The beauty of football is its unpredictability, and this manifests itself perhaps in its truest form in knockout competitions when just 90 minutes can make all the difference between agony and ecstasy, no matter how big or small the club or team.
Al-Jabalain, a small club from the northwestern Saudi city of Ha’il, are the latest minnows hoping to secure a major upset on Monday when they face reigning champions Al-Hilal in the last-32 stage of the King Cup.
While Al-Hilal claimed the trophy last season – their 10th triumph in the King Cup, with only Al-Ahli (13) winning more titles – Al-Jabalain have a much more modest history. Nicknamed Al-Bunni (The Brown), after the color of their kit, Al-Jabalain have only played in three previous seasons in the Saudi Pro League, with the last of those coming 38 years ago.
However, Al-Jabailan, coached by Frenchman Denis Lavagne, have enjoyed an impressive start to the Saudi First Division season and currently sit in fifth place on the table, hoping to earn their maiden promotion to the elite league in four decades.
Dutch winger Mohamed Rayhi has been a key figure in Al-Jabalain’s recent pursuit for glory, scoring in each of his first three games for the club after moving from UAE side Al-Dhafra earlier this summer and proving to be an influential signing so far this season.
Rayhi is on his second stint in Saudi Arabia, having previously played for Al-Batin, with whom he faced Al-Hilal four times and never lost. The Al-Jabalain No. 7 is hoping it may be a lucky omen ahead of Monday’s King Cup clash.
“Al-Batin was a smaller club and I think this shows that everything is possible in football,” Rayhi told Al Arabiya English ahead of the clash against Al-Hilal.
“We have started well in the league and I think here, in Saudi Arabia, the fans always think they have a chance.
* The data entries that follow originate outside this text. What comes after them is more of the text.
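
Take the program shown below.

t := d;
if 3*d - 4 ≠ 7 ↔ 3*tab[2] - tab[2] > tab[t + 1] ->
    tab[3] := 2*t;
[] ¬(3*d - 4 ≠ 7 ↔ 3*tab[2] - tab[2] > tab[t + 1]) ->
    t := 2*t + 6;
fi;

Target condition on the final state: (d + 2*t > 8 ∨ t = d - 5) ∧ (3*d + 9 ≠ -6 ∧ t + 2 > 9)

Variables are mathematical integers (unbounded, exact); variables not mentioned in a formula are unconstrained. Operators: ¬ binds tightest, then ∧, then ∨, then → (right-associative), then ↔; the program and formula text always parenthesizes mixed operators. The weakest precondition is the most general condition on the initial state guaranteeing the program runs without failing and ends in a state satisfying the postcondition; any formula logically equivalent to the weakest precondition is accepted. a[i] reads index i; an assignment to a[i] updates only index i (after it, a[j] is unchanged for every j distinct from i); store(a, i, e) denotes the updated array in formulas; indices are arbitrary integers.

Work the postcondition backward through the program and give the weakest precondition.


Working backward. After the program, the postcondition (d + 2*t > 8 ∨ t = d - 5) ∧ (3*d + 9 ≠ -6 ∧ t + 2 > 9) must hold; in canonical form it is (d + 2*t > 8 ∨ t = d - 5) ∧ 3*d ≠ -15 ∧ t > 7.
Then branch requires (d + 2*t > 8 ∨ t = d - 5) ∧ 3*d ≠ -15 ∧ t > 7; else branch requires (d + 4*t > -4 ∨ 2*t = d - 11) ∧ 3*d ≠ -15 ∧ 2*t > 1.
Before the if: ((3*d ≠ 11 ↔ 2*tab[2] > tab[t + 1]) → ((d + 2*t > 8 ∨ t = d - 5) ∧ 3*d ≠ -15 ∧ t > 7)) ∧ ((¬(3*d ≠ 11 ↔ 2*tab[2] > tab[t + 1])) → ((d + 4*t > -4 ∨ 2*t = d - 11) ∧ 3*d ≠ -15 ∧ 2*t > 1))
Before t := d: ((3*d ≠ 11 ↔ 2*tab[2] > tab[d + 1]) → (3*d > 8 ∧ 3*d ≠ -15 ∧ d > 7)) ∧ ((¬(3*d ≠ 11 ↔ 2*tab[2] > tab[d + 1])) → ((5*d > -4 ∨ d = -11) ∧ 3*d ≠ -15 ∧ 2*d > 1))
Answer: WP = ((3*d ≠ 11 ↔ 2*tab[2] > tab[d + 1]) → (3*d > 8 ∧ 3*d ≠ -15 ∧ d > 7)) ∧ ((¬(3*d ≠ 11 ↔ 2*tab[2] > tab[d + 1])) → ((5*d > -4 ∨ d = -11) ∧ 3*d ≠ -15 ∧ 2*d > 1))


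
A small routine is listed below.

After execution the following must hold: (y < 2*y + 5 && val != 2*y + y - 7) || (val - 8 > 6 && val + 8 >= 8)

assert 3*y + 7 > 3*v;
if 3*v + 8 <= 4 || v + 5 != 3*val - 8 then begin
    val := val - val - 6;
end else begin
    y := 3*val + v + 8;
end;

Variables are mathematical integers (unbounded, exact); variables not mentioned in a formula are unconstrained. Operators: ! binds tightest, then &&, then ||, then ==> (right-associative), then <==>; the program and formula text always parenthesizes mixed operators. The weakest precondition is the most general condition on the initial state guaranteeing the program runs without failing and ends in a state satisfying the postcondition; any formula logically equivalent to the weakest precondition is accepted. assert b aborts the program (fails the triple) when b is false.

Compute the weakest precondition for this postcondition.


Working backward. After the program, the postcondition (y < 2*y + 5 && val != 2*y + y - 7) || (val - 8 > 6 && val + 8 >= 8) must hold; in canonical form it is (y > -5 && val != 3*y - 7) || (val > 14 && val >= 0).
Then branch requires y > -5 && 3*y != 1; else branch requires (v + 3*val > -13 && 3*v + 8*val != -17) || (val > 14 && val >= 0).
Before the if: ((3*v <= -4 || v != 3*val - 13) ==> (y > -5 && 3*y != 1)) && ((!(3*v <= -4 || v != 3*val - 13)) ==> ((v + 3*val > -13 && 3*v + 8*val != -17) || (val > 14 && val >= 0)))
Before assert 3*y + 7 > 3*v: 3*y > 3*v - 7 && ((3*v <= -4 || v != 3*val - 13) ==> (y > -5 && 3*y != 1)) && ((!(3*v <= -4 || v != 3*val - 13)) ==> ((v + 3*val > -13 && 3*v + 8*val != -17) || (val > 14 && val >= 0)))
Answer: WP = 3*y > 3*v - 7 && ((3*v <= -4 || v != 3*val - 13) ==> (y > -5 && 3*y != 1)) && ((!(3*v <= -4 || v != 3*val - 13)) ==> ((v + 3*val > -13 && 3*v + 8*val != -17) || (val > 14 && val >= 0)))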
We are aware that it will indeed be difficult, but as players, we must also believe that we can win.”
Rayhi had honed his skills at the football academy in PSV, one of the Netherlands’ most iconic clubs, and played alongside some individuals who have made it to the top of European football.
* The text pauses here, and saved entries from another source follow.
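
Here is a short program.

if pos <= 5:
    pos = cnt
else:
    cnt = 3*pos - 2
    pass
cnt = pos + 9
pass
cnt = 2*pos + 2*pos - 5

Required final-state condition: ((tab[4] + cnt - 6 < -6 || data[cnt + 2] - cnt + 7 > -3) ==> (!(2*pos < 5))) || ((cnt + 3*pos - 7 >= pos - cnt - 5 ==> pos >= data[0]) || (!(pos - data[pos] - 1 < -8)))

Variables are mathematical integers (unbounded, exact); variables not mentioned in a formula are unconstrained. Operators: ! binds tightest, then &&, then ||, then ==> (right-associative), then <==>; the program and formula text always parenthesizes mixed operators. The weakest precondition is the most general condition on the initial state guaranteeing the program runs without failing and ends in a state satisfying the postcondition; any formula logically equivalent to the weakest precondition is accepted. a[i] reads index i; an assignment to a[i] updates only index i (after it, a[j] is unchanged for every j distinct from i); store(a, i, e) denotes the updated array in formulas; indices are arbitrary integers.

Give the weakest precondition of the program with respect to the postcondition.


Working backward. After the program, the postcondition ((tab[4] + cnt - 6 < -6 || data[cnt + 2] - cnt + 7 > -3) ==> (!(2*pos < 5))) || ((cnt + 3*pos - 7 >= pos - cnt - 5 ==> pos >= data[0]) || (!(pos - data[pos] - 1 < -8))) must hold; in canonical form it is ((tab[4] + cnt < 0 || data[cnt + 2] > cnt - 10) ==> (!(2*pos < 5))) || (2*cnt + 2*pos >= 2 ==> pos >= data[0]) || (!(pos < data[pos] - 7)).
Before cnt := 2*pos + 2*pos - 5: ((tab[4] + 4*pos < 5 || data[4*pos - 3] > 4*pos - 15) ==> (!(2*pos < 5))) || (10*pos >= 12 ==> pos >= data[0]) || (!(pos < data[pos] - 7))
Before skip: ((tab[4] + 4*pos < 5 || data[4*pos - 3] > 4*pos - 15) ==> (!(2*pos < 5))) || (10*pos >= 12 ==> pos >= data[0]) || (!(pos < data[pos] - 7))
Before cnt := pos + 9: ((tab[4] + 4*pos < 5 || data[4*pos - 3] > 4*pos - 15) ==> (!(2*pos < 5))) || (10*pos >= 12 ==> pos >= data[0]) || (!(pos < data[pos] - 7))
Then branch requires ((tab[4] + 4*cnt < 5 || data[4*cnt - 3] > 4*cnt - 15) ==> (!(2*cnt < 5))) || (10*cnt >= 12 ==> cnt >= data[0]) || (!(cnt < data[cnt] - 7)); else branch requires ((tab[4] + 4*pos < 5 || data[4*pos - 3] > 4*pos - 15) ==> (!(2*pos < 5))) || (10*pos >= 12 ==> pos >= data[0]) || (!(pos < data[pos] - 7)).
Before the if: (pos <= 5 ==> (((tab[4] + 4*cnt < 5 || data[4*cnt - 3] > 4*cnt - 15) ==> (!(2*cnt < 5))) || (10*cnt >= 12 ==> cnt >= data[0]) || (!(cnt < data[cnt] - 7)))) && ((!(pos <= 5)) ==> (((tab[4] + 4*pos < 5 || data[4*pos - 3] > 4*pos - 15) ==> (!(2*pos < 5))) || (10*pos >= 12 ==> pos >= data[0]) || (!(pos < data[pos] - 7))))
Answer: WP = (pos <= 5 ==> (((tab[4] + 4*cnt < 5 || data[4*cnt - 3] > 4*cnt - 15) ==> (!(2*cnt < 5))) || (10*cnt >= 12 ==> cnt >= data[0]) || (!(cnt < data[cnt] - 7)))) && ((!(pos <= 5)) ==> (((tab[4] + 4*pos < 5 || data[4*pos - 3] > 4*pos - 15) ==> (!(2*pos < 5))) || (10*pos >= 12 ==> pos >= data[0]) || (!(pos < data[pos] - 7))))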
These names include Atletico Madrid winger Memphis Depay, ex-Liverpool and PSG midfielder Georginio Wijnaldum, who now plays for Al-Ettifaq in Saudi Arabia, as well as Ajax captain Steven Bergwijn.
Against Al-Hilal, Rayhi may once again be surrounded by high-quality players such as Kalidou Koulibaly, Ruben Neves, Aleksandar Mitrovic and, of course, Neymar, who have all arrived in Riyadh in recent months.
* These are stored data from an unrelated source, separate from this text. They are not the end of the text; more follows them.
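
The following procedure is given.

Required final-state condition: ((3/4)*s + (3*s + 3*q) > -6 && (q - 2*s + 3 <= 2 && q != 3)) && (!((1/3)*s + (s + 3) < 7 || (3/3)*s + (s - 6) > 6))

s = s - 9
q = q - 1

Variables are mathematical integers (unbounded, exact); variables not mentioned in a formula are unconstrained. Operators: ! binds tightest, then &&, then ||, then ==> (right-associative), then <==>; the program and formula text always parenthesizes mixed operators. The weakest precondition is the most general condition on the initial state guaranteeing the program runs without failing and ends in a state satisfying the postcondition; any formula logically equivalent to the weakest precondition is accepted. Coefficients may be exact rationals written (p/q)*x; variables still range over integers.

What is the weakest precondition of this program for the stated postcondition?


Working backward. After the program, the postcondition ((3/4)*s + (3*s + 3*q) > -6 && (q - 2*s + 3 <= 2 && q != 3)) && (!((1/3)*s + (s + 3) < 7 || (3/3)*s + (s - 6) > 6)) must hold; in canonical form it is 3*q + (15/4)*s > -6 && q <= 2*s - 1 && q != 3 && (!((4/3)*s < 4 || 2*s > 12)).
Before q := q - 1: 3*q + (15/4)*s > -3 && q <= 2*s && q != 4 && (!((4/3)*s < 4 || 2*s > 12))
Before s := s - 9: 3*q + (15/4)*s > 123/4 && q <= 2*s - 18 && q != 4 && (!((4/3)*s < 16 || 2*s > 30))
Answer: WP = 3*q + (15/4)*s > 123/4 && q <= 2*s - 18 && q != 4 && (!((4/3)*s < 16 || 2*s > 30))


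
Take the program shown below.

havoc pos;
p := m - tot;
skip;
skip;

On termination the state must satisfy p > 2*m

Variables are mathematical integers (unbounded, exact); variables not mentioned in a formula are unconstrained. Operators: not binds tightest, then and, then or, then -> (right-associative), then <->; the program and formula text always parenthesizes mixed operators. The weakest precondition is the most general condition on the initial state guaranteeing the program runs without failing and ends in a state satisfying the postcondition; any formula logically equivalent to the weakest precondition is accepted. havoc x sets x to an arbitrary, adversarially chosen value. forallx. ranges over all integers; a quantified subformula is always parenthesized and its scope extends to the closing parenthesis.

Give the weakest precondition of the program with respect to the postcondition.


Working backward. After the program, p > 2*m must hold.
Before skip: p > 2*m
Before skip: p > 2*m
Before p := m - tot: m + tot < 0
Before havoc pos: m + tot < 0
Answer: WP = m + tot < 0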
With Al-Hilal in the middle of a busy schedule, some players could be rested for the King Cup, though Rayhi is hoping that the stars will feature against Al-Jabalain.
“It’s a very big game for us and now it is a little bit more special because you have more big names than before,” Rayhi said. “I want these players to be on the pitch.”
He further said: “For guys like us, it is very nice to be able to test ourselves against world-class players like Neymar, but we know there are others with, too, like Ruben Neves and Sergej Milinković-Savić who have helped their team improve.”
Fellow PSV academy graduate Wijnaldum is among a smattering of Dutchmen to have joined Rayhi in Saudi Arabia and the Al-Jabalain attacker says he is in regular touch with those players, discussing what life is like playing in the Kingdom. Rayhi said he is yet to convince former teammate Depay to swap La Liga with the Saudi Pro League, though he is still hopeful.
“I had played a lot with Memphis as we were in the youth team together and one could see how much talent he had. He will surely have a successful career. It’s not only about quality; he has a good temperament, too,” Rayhi said.
“Will he come to Saudi Arabia? Why not? In the beginning, everybody said players like him wouldn’t come, but look now how many are here. If Memphis has the right offer, I’m sure he will come.”
For now, Rayhi is preparing for the prospect of facing Neymar and with Al-Hilal’s star power a major draw, he is expecting a full house at Al-Jabalain’s 12,250-capacity Prince Abdul Aziz bin Musa’ed Stadium on Monday night.
“Whenever any smaller club plays against Al-Hilal, you know that the fans will turn up in big numbers to see the stars,” Rayhi said, adding that he was sure the stadium would be full to the rafters.
“That will give us an extra bit of motivation. Fans are a big reason why I have enjoyed playing in Saudi Arabia. For the supporters, football is everything and they create a good atmosphere. Everybody follows football here in a way that I hadn’t seen in the Netherlands,” he further explained.
“Here, football is life and that gives you a good feeling to fight for your club,” Rayhi concluded.